Allein im Jahr 2012 haben sich die Ankünfte aus den arabischen Ländern jeweils um eine zweistellige Prozentzahl vermehrt. So sind etwa aus Saudi-Arabien um 61 Prozent mehr Gäste nach Wien gekommen als im Jahr zuvor. "Das Interesse kaufkräftiger Touristen aus diesen Ländern an Wien wächst enorm, gerade auch weil sich die Stadt mit dem neuen Luxus-Shopping-Paradies Goldenes Quartier in der City und 5-Sterne-Hotels als europäische Premium-Metropole positioniert."

Nur die Destination Wien wird nicht beworben

Dass Emirates mit Dubai ein besonders wichtiges Drehkreuz nach Asien und Australien bildet, ist auch ein wichtiger Faktor: "Vor allem jetzt, wo Emirates mit der australischen Fluglinie Qantas kooperiert. Die Austro Control verweigert unverständlicherweise eine gemeinsame Flugnummer für die Megakooperation, in 32 anderen Destinationen Europas ist die gemeinsame Flugnummer kein Problem", kritisiert Bitzinger.

Das führe wiederum dazu, dass Wien als einzige Europa-Destination nicht in der demnächst startenden weltweiten Marketing-Kampagne von Qantas/Emirates mitbeworben werde - "eine Katastrophe", wuchs doch zuletzt auch der Zustrom von Gästen aus Australien überdurchschnittlich an. "Wir brauchen jede Werbung für Wien, um unsere aktuell exzellente Tourismusposition zu behalten beziehungsweise weiter auszubauen. Die Wiener Tourismus- und Freizeitwirtschaft bittet die Austro Control inständig, wirtschaftlich wichtige Tourismusfelder nicht zu verschließen, sondern aufzumachen." Wo ein Wille ist, ist auch ein Weg, hofft Bitzinger. Emirates hat den Bescheid der Austro Control - die wiederum eigentlich nur ausführt, was vom Verkehrs- und vom Außenministerium vorgegeben wird - jedenfalls Anfang April beeinsprucht.

Kritiker: "Man beugt sich dem Druck der Lufthansa"

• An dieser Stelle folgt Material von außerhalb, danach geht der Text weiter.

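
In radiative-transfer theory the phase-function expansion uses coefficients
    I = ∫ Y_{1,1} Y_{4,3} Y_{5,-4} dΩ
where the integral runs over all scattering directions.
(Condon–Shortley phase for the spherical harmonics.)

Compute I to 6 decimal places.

0.294638

Rules hold: Σm=0, L=10 even, 3≤5≤5.
N = 3·9·11 = 297
Δ = 0!·2!·8!/11! = 1/495
Racah Σ t=0..0: t=0:+1/576 = 1/576
⇒ 3j(1 4 5; 0 0 0)² = 5/99, sgn -1
Racah Σ t=0..0: t=0:+1/10080 = 1/10080
⇒ 3j(1 4 5; 1 3 -4)² = 4/55, sgn -1
4πI² = N·(3j₀)²·(3jₘ)² = 12/11
I = +1·√(1.09091/4π) = 0.29463840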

Schon als die Golf-Airline ab Ende März 2011 - sieben Jahre nach ihrem Start in Österreich - erstmals ihren Wien-Dubai-Kurs wegen der starken Nachfrage von einmal auf zweimal täglich aufstocken wollte, ließ man sie bis fünf Tage vor dem Flugplan-Start zappeln. Front machte vor allem die AUA, man sprach von "ruinösem Wettbewerb" und Gefahr für eigene Langstreckenverbindungen.

Bis kurz vor dem Stichtag wanderten dicke Schriftstücke zwischen den Regierungsstellen und Luftfahrtbehörden Österreichs und der Vereinigten Arabischen Emirate hin und her. Eigens nach Wien gereiste Spitzenmanager der Emirates Airline gingen vor die Presse und betonten ihre "Enttäuschung" über die ablehnende österreichische Haltung - und gaben sich schließlich mit einer temporären Erlaubnis zufrieden - immerhin waren für die nächsten Monate schon tausende Tickets verkauft. Und seither: Siehe oben, alle sechs Monate . . .

Die Dubai-Airline pocht weiter auf ein Memorandum of Under-standing aus dem Jahr 2004, betont den volkswirtschaftlichen Nutzen, den Österreich aus der Verbindung mit Dubai zieht und wiederholt, der überwiegende Teil des Verkehrs stammte von Märkten, die die AUA nicht selber bedient: "Unser Marktanteil liegt auf den Strecken, die wir gemeinsam fliegen, unter zehn Prozent", betont Martin Gross, Österreich-Chef der Emirates. Das haben die Behörden übrigens zur Auflage gemacht: Emirates muss bis zum 20. Tag des Folgemonats Daten über die Auslastung der Flüge und die Passagierströme von Dubai zu weiteren Destinationen dem Verkehrsministerium zur Verfügung stellen. In der jüngsten Ablehnung des 14. Fluges heißt es lapidar, der Beobachtungszeitraum sei bisher noch zu kurz gewesen.

Kritiker der österreichischen Position vermuten weniger einen Schutz der "gesamtwirtschaftlichen Interessen Österreichs" (der laut Bescheidtext berücksichtigt werden muss), sondern schlicht Druck der deutschen AUA-Mutter Lufthansa, der die rasch wachsende Konkurrenz aus den Golfstaaten auf der Langstrecke gehörig auf die Nerven geht. Warum sonst sollte man das Code-Sharing mit Qantas untersagen, fragen sie - die AUA fliegt seit vielen Jahren nicht mehr nach Australien.